Haktan en çok bahsedenler, haksızlığın en büyüğünü yaptılar. Daha dün bizim gibi refah ve saadeti; evi, barkı olan İzmir'deki dindaşlarımız, beyaz saçlı kadınlarımız, kundaktaki yavrularımız Yunanlıların süngüsünden geçti. Her tarafı yüksek minarelerinden beş vakitte ism-i celâlulla.h bağırılan Adanamız, Antalyanıız ve en nihayet güzel Ayıntab, Maraş, Urfa.mı.z elimizden alınmak isteniyor.
Hanımlar!
Büyük felâketlerimiz önünde evlâtlarımızın, kardeşlerimizin kanıyla suladığımız yurtlarımızın işgaline, kardeşlerimizin felâketine susacak mı-
Hayır hanımefendiler!
Mağlubuz, silâhımız yok, fakat göğsümüzde imanımız, bütün dünyayı halkeden Allah'ımız var.
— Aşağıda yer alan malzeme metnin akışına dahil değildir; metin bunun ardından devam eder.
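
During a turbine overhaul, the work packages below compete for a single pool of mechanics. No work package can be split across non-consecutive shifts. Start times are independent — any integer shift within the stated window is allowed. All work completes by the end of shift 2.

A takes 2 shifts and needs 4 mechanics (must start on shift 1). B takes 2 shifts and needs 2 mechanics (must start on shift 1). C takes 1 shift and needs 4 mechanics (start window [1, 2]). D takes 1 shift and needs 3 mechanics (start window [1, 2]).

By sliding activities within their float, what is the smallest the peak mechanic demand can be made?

10

Early-start (A@1, B@1, C@1, D@1) gives peak 13: s1:13  s2:6.
Shift D→2.
Schedule A@1, B@1, C@1, D@2: s1:10  s2:9 — peak 10.
Total mechanic-shifts = 19 over 2 shifts ⇒ peak ≥ ⌈19/2⌉ = 10, so 10 is optimal.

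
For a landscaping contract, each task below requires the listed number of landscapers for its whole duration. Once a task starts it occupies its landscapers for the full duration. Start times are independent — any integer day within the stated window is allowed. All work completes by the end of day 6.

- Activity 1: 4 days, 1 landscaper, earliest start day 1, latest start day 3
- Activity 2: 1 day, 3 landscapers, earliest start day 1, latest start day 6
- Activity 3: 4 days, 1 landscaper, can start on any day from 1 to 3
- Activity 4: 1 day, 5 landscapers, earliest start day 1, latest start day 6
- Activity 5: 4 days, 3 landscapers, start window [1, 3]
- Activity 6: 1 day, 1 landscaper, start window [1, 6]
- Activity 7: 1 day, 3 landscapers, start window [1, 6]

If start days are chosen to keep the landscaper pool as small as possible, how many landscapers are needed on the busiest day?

6

Early-start (Activity 1@1, Activity 2@1, Activity 3@1, Activity 4@1, Activity 5@1, Activity 6@1, Activity 7@1) gives peak 17: d1:17  d2:5  d3:5  d4:5  d5:0  d6:0.
Shift Activity 4→6, Activity 5→2, Activity 7→5.
Schedule Activity 1@1, Activity 2@1, Activity 3@1, Activity 4@6, Activity 5@2, Activity 6@1, Activity 7@5: d1:6  d2:5  d3:5  d4:5  d5:6  d6:5 — peak 6.
Total landscaper-days = 32 over 6 days ⇒ peak ≥ ⌈32/6⌉ = 6, so 6 is optimal.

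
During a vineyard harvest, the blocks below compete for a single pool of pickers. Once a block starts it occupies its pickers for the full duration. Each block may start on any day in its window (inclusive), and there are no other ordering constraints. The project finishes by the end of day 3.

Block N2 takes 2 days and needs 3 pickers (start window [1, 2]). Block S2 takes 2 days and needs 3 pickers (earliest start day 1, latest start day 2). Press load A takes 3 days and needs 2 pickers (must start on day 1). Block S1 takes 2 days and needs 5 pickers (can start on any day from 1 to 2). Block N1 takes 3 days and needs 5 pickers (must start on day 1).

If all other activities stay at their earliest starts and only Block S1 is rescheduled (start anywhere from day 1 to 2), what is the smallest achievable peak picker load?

Block S1@1: d1:18  d2:18  d3:7 → peak 18
Block S1@2: d1:13  d2:18  d3:12 → peak 18
Best is Block S1@1, peak 18.

18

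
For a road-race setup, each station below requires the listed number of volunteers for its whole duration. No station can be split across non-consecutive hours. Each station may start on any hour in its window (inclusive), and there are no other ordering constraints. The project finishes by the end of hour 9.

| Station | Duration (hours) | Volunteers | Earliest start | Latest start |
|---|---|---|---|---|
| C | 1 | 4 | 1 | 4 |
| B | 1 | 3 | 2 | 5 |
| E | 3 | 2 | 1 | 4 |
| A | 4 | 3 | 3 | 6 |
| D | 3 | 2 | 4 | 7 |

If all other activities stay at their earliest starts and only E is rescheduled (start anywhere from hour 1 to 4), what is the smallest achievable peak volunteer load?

6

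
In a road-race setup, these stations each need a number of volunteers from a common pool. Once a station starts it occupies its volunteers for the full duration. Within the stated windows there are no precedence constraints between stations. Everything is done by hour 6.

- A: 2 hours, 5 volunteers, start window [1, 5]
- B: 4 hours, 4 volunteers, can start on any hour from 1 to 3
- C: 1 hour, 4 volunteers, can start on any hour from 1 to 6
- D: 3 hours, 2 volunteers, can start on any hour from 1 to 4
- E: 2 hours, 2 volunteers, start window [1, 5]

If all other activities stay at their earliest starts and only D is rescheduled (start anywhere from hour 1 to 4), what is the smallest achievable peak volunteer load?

15

D@1: h1:17  h2:13  h3:6  h4:4  h5:0  h6:0 → peak 17
D@2: h1:15  h2:13  h3:6  h4:6  h5:0  h6:0 → peak 15
D@3: h1:15  h2:11  h3:6  h4:6  h5:2  h6:0 → peak 15
D@4: h1:15  h2:11  h3:4  h4:6  h5:2  h6:2 → peak 15
Best is D@2, peak 15.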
İşte biz de imanımıza ve Allahımıza istinaden haksızlara haksızlıklarını yüzlerine vurur ve cihan huzurunda ilân ettikleri adaleti taleb ederiz.
Hanımlar!
Biz, dünyayı kanlara boğan, insanları tavuklar gibi boğazlayan erkeklere müracaat edecek değiliz.
Bizim gibi şefkatle, merhametle düşündüklerine şüphe etmediğimiz İtilâf devletlerinin büyük kadınlarına müracaat edecek ve birer telgrafla, bize yapılan haksızlıkları yazacak ve anlatacağız.
Eğer onlar da hakkımızı teslim etmezlerse, evlâtlarımızın kanlarına kendi kanımızı karıştırarak erkeklerimizle bir safta, dinimiz ve istiklâlimiz için ölecek; haksızlara, zalimlere tarihin lânetlerini terkederek şehâmetle öleceğiz."
Biz sahip çıkmazsak kim sahip çıkar ecdadımızın emanetine?
Evet ey Müslüman Türk kadını…
Kastamonu'dan 101 yıl önce yakılan ateşi aynı ruh ve aynı ciddiyetle taşıdığın için sana minnettarım.
Kaynakça: Mustafa Eski/ Kastamonu'da yapılan ilk kadın mitingi.